The first two pups, Romulus and Remus, were born in late 2024, followed by their younger sister Khaleesi, who made her debut in early 2025. All three now live in a secured nature reserve designed to mimic the Pleistocene habitats they once roamed.
Of course, Colossal is leaning into the Game of Thrones vibes hard. Peter Jackson (yes, that Peter Jackson) arranged a photoshoot of the pups on the Iron Throne.

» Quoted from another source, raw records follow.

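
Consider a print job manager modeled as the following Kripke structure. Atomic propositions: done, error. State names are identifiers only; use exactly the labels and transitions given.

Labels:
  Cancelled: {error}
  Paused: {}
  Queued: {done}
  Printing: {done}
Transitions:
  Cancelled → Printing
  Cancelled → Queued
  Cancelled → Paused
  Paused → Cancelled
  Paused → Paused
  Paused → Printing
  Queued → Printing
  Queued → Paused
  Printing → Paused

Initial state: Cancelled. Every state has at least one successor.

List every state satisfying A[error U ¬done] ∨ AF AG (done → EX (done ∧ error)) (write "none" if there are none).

States satisfying error: {Cancelled}.
States satisfying ¬done: {Cancelled, Paused}.
States satisfying A[error U ¬done]: {Cancelled, Paused}.
States satisfying AG (done → EX (done ∧ error)): ∅.
States satisfying AF AG (done → EX (done ∧ error)): ∅.
States satisfying A[error U ¬done] ∨ AF AG (done → EX (done ∧ error)): {Cancelled, Paused}.

{Cancelled, Paused}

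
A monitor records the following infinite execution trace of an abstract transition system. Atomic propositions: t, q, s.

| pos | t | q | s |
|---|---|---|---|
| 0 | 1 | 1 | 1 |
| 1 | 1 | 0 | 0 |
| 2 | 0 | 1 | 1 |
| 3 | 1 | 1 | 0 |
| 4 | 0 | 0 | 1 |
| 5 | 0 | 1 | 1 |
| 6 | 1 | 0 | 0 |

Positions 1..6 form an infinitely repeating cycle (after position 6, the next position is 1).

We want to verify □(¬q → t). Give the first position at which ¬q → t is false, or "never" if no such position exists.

4

Check ¬q → t at each position in order: 0 ✓, 1 ✓, 2 ✓, 3 ✓.
At position 4 the labels are {s}, so ¬q → t is false there. This is the first violation.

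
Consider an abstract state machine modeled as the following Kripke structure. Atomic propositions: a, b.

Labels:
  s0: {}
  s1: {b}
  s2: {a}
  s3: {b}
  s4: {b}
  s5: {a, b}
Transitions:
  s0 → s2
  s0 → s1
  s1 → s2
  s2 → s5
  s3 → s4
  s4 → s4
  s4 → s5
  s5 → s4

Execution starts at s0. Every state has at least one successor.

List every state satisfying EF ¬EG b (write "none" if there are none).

{s0, s1, s2}

States satisfying ¬EG b: {s0, s1, s2}.
States satisfying EF ¬EG b: {s0, s1, s2}.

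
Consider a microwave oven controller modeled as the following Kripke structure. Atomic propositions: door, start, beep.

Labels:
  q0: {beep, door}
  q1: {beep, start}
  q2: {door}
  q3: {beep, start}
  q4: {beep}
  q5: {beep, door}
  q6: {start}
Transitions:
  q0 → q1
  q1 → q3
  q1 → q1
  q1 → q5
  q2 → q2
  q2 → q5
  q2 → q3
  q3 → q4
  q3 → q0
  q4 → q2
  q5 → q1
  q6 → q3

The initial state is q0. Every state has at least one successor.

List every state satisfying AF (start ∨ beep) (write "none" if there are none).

{q0, q1, q3, q4, q5, q6}

States satisfying start ∨ beep: {q0, q1, q3, q4, q5, q6}.
States satisfying AF (start ∨ beep): {q0, q1, q3, q4, q5, q6}.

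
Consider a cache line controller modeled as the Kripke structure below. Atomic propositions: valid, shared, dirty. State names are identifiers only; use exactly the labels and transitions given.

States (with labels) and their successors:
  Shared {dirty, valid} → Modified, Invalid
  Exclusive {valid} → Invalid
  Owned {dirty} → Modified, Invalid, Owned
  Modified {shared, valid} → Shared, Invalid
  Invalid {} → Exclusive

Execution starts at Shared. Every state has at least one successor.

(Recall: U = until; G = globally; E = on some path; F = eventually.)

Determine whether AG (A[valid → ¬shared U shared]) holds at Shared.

States satisfying A[valid → ¬shared U shared]: {Modified}.
States satisfying AG (A[valid → ¬shared U shared]): ∅.
Exclusive is reachable from Shared and violates A[valid → ¬shared U shared], so AG fails at Shared.
Shared ∉ Sat(AG (A[valid → ¬shared U shared])).

Violated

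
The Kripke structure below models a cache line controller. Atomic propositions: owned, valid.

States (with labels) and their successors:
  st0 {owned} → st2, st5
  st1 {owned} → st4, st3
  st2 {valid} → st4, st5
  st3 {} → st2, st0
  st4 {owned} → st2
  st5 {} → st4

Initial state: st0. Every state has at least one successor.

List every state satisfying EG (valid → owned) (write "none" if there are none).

none

States satisfying valid → owned: {st0, st1, st3, st4, st5}.
States satisfying EG (valid → owned): ∅.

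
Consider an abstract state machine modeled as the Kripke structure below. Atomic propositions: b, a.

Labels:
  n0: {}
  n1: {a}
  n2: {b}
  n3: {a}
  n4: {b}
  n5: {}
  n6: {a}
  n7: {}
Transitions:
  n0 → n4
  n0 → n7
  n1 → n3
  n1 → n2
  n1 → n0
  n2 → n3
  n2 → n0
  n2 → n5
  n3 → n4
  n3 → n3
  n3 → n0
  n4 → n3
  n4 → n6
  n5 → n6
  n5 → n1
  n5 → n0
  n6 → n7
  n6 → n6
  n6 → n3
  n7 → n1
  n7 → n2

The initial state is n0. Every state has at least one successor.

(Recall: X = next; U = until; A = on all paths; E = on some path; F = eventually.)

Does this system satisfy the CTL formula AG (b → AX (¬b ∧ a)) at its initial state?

Violated

States satisfying b → AX (¬b ∧ a): {n0, n1, n3, n4, n5, n6, n7}.
States satisfying AG (b → AX (¬b ∧ a)): ∅.
n2 is reachable from n0 and violates b → AX (¬b ∧ a), so AG fails at n0.
n0 ∉ Sat(AG (b → AX (¬b ∧ a))).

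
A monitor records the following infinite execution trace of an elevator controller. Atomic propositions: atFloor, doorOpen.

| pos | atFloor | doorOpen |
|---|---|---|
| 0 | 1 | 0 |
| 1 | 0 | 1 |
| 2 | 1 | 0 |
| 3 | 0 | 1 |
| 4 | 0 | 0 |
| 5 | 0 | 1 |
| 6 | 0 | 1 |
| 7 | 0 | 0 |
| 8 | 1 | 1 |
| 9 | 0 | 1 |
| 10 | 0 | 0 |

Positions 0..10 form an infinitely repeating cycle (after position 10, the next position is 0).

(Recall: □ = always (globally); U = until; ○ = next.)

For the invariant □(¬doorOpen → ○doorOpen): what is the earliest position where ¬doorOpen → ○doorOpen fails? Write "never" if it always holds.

10

Check ¬doorOpen → ○doorOpen at each position in order: 0 ✓, 1 ✓, 2 ✓, 3 ✓, 4 ✓, 5 ✓, 6 ✓, 7 ✓, 8 ✓, 9 ✓.
At position 10 the labels are {} and the next position 0 has {atFloor}, so ¬doorOpen → ○doorOpen is false there. This is the first violation.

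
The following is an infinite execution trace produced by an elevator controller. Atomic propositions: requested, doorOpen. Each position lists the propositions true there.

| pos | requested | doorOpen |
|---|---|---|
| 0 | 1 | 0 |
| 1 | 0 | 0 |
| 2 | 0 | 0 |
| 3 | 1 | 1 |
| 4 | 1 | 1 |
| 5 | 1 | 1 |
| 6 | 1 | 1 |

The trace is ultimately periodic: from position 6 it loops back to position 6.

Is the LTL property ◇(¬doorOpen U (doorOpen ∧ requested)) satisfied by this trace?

Holds

¬doorOpen U (doorOpen ∧ requested) holds at position 0, which is reachable from 0, so ◇(¬doorOpen U (doorOpen ∧ requested)) holds.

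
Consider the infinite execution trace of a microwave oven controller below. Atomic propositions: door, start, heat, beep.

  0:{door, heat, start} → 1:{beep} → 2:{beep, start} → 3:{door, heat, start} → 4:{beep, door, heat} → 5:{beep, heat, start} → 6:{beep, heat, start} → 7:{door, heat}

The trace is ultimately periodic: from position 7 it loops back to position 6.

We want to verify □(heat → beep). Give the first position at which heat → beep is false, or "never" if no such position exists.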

And George R. R. Martin himself weighed in: “Many people view dire wolves as mythical creatures… but in reality, they have a rich history of contributing to the American ecosystem.”
Still, not everyone is buying it. Dr. Julie Meachen, who co-authored a 2021 paper on dire wolves, warns that Colossal’s pups may not be as authentic as advertised. Meachen argues that dire wolves and gray wolves diverged millions of years ago—far more than a few DNA tweaks can realistically bridge.
But Colossal isn’t positioning itself as a university lab or a conservation nonprofit. It’s a foundation with a flair for the cinematic. And with the recent cloning of a “woolly mouse,” the company seems to be inching toward even more prehistoric revivals.
Whether this kind of science is awesome or terrifying probably depends on how you feel about what’s coming next—because if dire wolves are just the beginning, creatures like the woolly mammoth might not be far behind.